ENID, Okla. (AP) — Enid police say a "person of interest" is in custody in Kansas in the apparent shooting death of an Enid man who was found inside a home in the Oklahoma city. Captain Jack Morris says the body of 43-year-old David Richard Wimmer was found Tuesday by officers responding to a report of a man found lying in a pool of blood. Morris says it appears Wimmer had a gunshot wound to the chest and the body is being sent to the state medical examiner's office in Oklahoma City for an autopsy. Morris says the person of interest was found in Anthony, Kansas and was arrested on drug and weapons charges while Enid police complete their report and forward it to the Garfield County District Attorney's Office for review.

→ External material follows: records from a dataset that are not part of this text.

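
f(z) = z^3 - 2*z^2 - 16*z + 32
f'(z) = 3*z^2 - 4*z - 16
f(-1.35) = 47.49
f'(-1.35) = -5.13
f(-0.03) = 32.48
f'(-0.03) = -15.88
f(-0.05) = 32.79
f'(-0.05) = -15.79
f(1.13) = 12.81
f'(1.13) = -16.69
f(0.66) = 20.86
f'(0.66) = -17.33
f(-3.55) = 18.86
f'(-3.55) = 36.01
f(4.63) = 14.30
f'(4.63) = 29.79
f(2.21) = -2.33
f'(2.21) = -10.19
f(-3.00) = 35.00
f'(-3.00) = 23.00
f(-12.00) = -1792.00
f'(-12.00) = 464.00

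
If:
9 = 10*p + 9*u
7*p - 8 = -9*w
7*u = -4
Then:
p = 99/70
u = -4/7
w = -19/90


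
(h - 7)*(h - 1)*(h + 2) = h^3 - 6*h^2 - 9*h + 14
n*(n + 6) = n^2 + 6*n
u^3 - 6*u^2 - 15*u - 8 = (u - 8)*(u + 1)^2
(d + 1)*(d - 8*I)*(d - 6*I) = d^3 + d^2 - 14*I*d^2 - 48*d - 14*I*d - 48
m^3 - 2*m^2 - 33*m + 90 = (m - 5)*(m - 3)*(m + 6)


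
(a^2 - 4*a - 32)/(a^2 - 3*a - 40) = (a + 4)/(a + 5)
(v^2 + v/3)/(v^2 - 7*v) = (v + 1/3)/(v - 7)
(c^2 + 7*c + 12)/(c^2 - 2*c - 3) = (c^2 + 7*c + 12)/(c^2 - 2*c - 3)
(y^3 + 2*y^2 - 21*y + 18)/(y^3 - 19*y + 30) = (y^2 + 5*y - 6)/(y^2 + 3*y - 10)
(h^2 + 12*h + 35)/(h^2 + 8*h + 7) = (h + 5)/(h + 1)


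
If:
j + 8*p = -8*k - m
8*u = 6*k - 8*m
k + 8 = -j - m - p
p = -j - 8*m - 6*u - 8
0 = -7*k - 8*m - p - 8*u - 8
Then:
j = -248/21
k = -16/21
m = 8/3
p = 40/21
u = -68/21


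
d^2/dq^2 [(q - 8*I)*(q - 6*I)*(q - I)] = 6*q - 30*I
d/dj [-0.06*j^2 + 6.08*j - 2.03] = 6.08 - 0.12*j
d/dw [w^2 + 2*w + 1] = 2*w + 2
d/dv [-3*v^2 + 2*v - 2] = 2 - 6*v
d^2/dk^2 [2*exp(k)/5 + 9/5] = 2*exp(k)/5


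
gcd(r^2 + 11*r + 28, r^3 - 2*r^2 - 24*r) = r + 4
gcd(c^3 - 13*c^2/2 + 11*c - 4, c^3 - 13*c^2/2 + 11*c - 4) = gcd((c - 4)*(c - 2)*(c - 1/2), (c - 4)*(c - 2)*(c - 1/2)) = c^3 - 13*c^2/2 + 11*c - 4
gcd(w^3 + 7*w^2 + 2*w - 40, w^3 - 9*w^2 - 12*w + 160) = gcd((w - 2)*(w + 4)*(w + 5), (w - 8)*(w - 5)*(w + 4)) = w + 4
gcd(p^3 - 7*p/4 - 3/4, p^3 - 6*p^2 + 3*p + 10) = p + 1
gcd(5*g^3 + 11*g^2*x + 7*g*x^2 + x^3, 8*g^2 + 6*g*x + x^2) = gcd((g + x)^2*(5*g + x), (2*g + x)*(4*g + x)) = 1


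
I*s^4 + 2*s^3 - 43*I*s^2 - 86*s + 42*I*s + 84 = (s - 6)*(s + 7)*(s - 2*I)*(I*s - I)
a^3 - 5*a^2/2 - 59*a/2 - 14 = (a - 7)*(a + 1/2)*(a + 4)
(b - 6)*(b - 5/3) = b^2 - 23*b/3 + 10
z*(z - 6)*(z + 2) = z^3 - 4*z^2 - 12*z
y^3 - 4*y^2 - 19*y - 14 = (y - 7)*(y + 1)*(y + 2)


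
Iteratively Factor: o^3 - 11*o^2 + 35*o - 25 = (o - 5)*(o^2 - 6*o + 5) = (o - 5)*(o - 1)*(o - 5)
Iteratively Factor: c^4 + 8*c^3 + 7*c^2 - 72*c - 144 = (c + 3)*(c^3 + 5*c^2 - 8*c - 48) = (c - 3)*(c + 3)*(c^2 + 8*c + 16) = (c - 3)*(c + 3)*(c + 4)*(c + 4)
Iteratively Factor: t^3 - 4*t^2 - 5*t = (t - 5)*(t^2 + t) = (t - 5)*(t + 1)*(t)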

Kansas Student Uses Robot to Attend School

HAVEN, Kan. (AP) — A Kansas teenager who is recovering in Denver after being paralyzed in a farm accident was able to wander through the halls of his high school with the help of a special robot. Sixteen-year-old Kolton Kincaid used a Segway-type robot that he was controlling from Denver Tuesday to visit with friends and teachers. His classmates could see him and talk to him through the robot's iPad. Kolton used a robot that belongs to the Educational Services and Staff Development Association of Central Kansas, based in Hutchinson, to make the surprise visit. Kolton was paralyzed from the waist down in the accident in November near Langdon. The Hutchinson News reports that his dad, Kory Kincaid, says Kolton is improving and plans to return home in January.

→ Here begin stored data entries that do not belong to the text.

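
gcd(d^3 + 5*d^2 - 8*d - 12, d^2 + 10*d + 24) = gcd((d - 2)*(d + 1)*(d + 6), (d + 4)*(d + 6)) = d + 6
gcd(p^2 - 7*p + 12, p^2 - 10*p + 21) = p - 3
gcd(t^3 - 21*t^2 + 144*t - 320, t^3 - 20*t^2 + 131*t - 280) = t^2 - 13*t + 40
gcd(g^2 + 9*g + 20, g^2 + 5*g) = g + 5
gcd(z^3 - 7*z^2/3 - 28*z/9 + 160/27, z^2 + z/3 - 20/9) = z^2 + z/3 - 20/9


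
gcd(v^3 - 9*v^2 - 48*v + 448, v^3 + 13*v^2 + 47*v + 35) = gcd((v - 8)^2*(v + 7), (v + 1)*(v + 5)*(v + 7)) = v + 7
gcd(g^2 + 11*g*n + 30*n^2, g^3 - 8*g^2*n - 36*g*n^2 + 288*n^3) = g + 6*n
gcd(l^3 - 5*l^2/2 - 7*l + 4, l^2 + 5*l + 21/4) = 1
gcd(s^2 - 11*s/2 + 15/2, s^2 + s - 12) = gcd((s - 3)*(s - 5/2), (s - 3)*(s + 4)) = s - 3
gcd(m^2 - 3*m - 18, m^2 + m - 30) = 1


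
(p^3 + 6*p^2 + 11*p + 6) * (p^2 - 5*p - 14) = p^5 + p^4 - 33*p^3 - 133*p^2 - 184*p - 84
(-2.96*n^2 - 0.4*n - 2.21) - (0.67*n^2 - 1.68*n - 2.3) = -3.63*n^2 + 1.28*n + 0.0899999999999999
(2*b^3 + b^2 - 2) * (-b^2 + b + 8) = -2*b^5 + b^4 + 17*b^3 + 10*b^2 - 2*b - 16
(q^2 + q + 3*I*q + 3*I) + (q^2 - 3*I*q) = 2*q^2 + q + 3*I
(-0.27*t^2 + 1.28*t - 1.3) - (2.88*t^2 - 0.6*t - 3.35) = -3.15*t^2 + 1.88*t + 2.05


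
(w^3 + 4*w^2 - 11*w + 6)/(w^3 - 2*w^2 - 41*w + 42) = (w - 1)/(w - 7)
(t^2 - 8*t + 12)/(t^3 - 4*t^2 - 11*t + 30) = (t - 6)/(t^2 - 2*t - 15)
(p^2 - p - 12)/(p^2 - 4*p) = (p + 3)/p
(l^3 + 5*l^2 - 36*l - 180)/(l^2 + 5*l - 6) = (l^2 - l - 30)/(l - 1)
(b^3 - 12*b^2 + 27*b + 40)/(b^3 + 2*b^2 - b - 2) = (b^2 - 13*b + 40)/(b^2 + b - 2)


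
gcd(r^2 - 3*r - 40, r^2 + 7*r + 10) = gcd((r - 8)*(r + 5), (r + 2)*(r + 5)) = r + 5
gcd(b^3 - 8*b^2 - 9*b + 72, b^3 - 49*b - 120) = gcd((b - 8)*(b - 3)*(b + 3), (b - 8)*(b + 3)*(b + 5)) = b^2 - 5*b - 24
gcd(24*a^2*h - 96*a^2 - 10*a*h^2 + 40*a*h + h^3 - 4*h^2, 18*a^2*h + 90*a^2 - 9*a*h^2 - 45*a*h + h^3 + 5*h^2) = 6*a - h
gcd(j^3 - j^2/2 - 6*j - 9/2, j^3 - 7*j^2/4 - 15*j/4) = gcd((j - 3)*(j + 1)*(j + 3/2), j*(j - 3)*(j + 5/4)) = j - 3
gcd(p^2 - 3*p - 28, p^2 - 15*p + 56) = p - 7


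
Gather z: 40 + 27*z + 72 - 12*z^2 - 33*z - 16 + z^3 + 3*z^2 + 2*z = z^3 - 9*z^2 - 4*z + 96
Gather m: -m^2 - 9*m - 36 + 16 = -m^2 - 9*m - 20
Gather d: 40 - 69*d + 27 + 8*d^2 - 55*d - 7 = 8*d^2 - 124*d + 60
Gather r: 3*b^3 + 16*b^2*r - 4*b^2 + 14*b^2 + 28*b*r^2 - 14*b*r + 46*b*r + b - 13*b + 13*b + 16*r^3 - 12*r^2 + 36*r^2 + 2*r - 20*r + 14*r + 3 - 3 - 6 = 3*b^3 + 10*b^2 + b + 16*r^3 + r^2*(28*b + 24) + r*(16*b^2 + 32*b - 4) - 6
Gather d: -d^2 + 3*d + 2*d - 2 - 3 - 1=-d^2 + 5*d - 6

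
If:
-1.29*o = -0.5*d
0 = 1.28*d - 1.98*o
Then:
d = 0.00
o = 0.00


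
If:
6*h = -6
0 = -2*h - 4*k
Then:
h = -1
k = 1/2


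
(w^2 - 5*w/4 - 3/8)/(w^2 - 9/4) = (4*w + 1)/(2*(2*w + 3))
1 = 1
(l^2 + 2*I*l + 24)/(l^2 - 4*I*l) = (l + 6*I)/l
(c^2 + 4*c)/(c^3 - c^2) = (c + 4)/(c*(c - 1))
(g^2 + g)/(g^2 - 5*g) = (g + 1)/(g - 5)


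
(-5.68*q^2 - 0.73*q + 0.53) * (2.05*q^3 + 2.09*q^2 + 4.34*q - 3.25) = -11.644*q^5 - 13.3677*q^4 - 25.0904*q^3 + 16.3995*q^2 + 4.6727*q - 1.7225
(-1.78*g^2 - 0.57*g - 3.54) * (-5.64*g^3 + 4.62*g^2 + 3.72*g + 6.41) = 10.0392*g^5 - 5.0088*g^4 + 10.7106*g^3 - 29.885*g^2 - 16.8225*g - 22.6914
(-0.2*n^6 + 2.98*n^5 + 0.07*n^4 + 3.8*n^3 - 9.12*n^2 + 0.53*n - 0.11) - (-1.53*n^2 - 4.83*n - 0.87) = -0.2*n^6 + 2.98*n^5 + 0.07*n^4 + 3.8*n^3 - 7.59*n^2 + 5.36*n + 0.76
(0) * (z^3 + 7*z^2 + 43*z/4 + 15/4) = 0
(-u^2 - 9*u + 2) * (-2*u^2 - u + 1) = 2*u^4 + 19*u^3 + 4*u^2 - 11*u + 2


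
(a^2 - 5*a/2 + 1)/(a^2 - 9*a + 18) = (a^2 - 5*a/2 + 1)/(a^2 - 9*a + 18)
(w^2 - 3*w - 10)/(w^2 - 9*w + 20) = (w + 2)/(w - 4)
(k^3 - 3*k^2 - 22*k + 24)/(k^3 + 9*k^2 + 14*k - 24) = (k - 6)/(k + 6)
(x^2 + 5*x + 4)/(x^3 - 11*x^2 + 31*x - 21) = (x^2 + 5*x + 4)/(x^3 - 11*x^2 + 31*x - 21)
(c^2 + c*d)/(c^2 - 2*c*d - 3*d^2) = c/(c - 3*d)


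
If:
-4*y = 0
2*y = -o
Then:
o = 0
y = 0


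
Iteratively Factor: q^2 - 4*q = (q - 4)*(q)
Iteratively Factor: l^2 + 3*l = (l + 3)*(l)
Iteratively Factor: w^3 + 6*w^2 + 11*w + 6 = (w + 3)*(w^2 + 3*w + 2) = (w + 1)*(w + 3)*(w + 2)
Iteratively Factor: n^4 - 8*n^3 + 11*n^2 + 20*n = (n + 1)*(n^3 - 9*n^2 + 20*n) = (n - 5)*(n + 1)*(n^2 - 4*n) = n*(n - 5)*(n + 1)*(n - 4)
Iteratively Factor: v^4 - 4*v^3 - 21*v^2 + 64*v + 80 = (v + 4)*(v^3 - 8*v^2 + 11*v + 20) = (v - 5)*(v + 4)*(v^2 - 3*v - 4) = (v - 5)*(v - 4)*(v + 4)*(v + 1)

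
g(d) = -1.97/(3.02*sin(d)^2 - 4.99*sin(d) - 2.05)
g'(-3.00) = 6.89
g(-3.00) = 1.53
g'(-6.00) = -0.61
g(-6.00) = 0.61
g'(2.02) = -0.02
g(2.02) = 0.48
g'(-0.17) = -9.32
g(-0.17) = 1.76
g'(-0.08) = -4.04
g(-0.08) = 1.21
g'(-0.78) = -1.48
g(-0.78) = -0.67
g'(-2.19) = 0.70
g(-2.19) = -0.49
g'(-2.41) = 1.91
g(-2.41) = -0.75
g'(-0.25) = -31.12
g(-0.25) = 3.12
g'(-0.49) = -14.55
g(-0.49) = -2.04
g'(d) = -1.97*(-6.04*sin(d)*cos(d) + 4.99*cos(d))/(3.02*sin(d)^2 - 4.99*sin(d) - 2.05)^2 = (11.8988*sin(d) - 9.8303)*cos(d)/(-3.02*sin(d)^2 + 4.99*sin(d) + 2.05)^2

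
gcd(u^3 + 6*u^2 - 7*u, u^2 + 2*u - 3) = u - 1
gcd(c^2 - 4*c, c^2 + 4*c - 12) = 1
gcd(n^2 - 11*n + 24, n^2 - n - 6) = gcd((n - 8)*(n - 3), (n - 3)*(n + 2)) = n - 3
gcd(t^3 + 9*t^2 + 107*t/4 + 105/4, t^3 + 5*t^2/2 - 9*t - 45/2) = t^2 + 11*t/2 + 15/2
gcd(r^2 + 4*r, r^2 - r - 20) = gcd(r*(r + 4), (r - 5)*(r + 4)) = r + 4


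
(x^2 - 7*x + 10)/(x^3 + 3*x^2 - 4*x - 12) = (x - 5)/(x^2 + 5*x + 6)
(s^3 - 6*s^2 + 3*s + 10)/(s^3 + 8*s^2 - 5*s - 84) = (s^3 - 6*s^2 + 3*s + 10)/(s^3 + 8*s^2 - 5*s - 84)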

Hearing Pushed Back for Chiefs WR Dwayne Bowe

RIVERSIDE, Mo. (AP) — A municipal court hearing for Kansas City Chiefs wide receiver Dwayne Bowe on speeding and marijuana possession citations has been rescheduled. Bowe's lawyer, Kevin E.J. Regan, said through legal assistant Jennifer Purvis that the hearing has been moved from Wednesday to January 22. Purvis says the office doesn't plan to comment further. Police in the Kansas City suburb of Riverside said Bowe was driving about 48 mph in a 35 mph zone when he was stopped November 10. Police said an officer smelled "a strong odor of marijuana from inside of the vehicle" and found two containers holding what the officer suspected was marijuana. Bowe previously apologized in a statement "for the distraction." Chiefs coach Andy Reid has said he intends to let the legal situation run its course.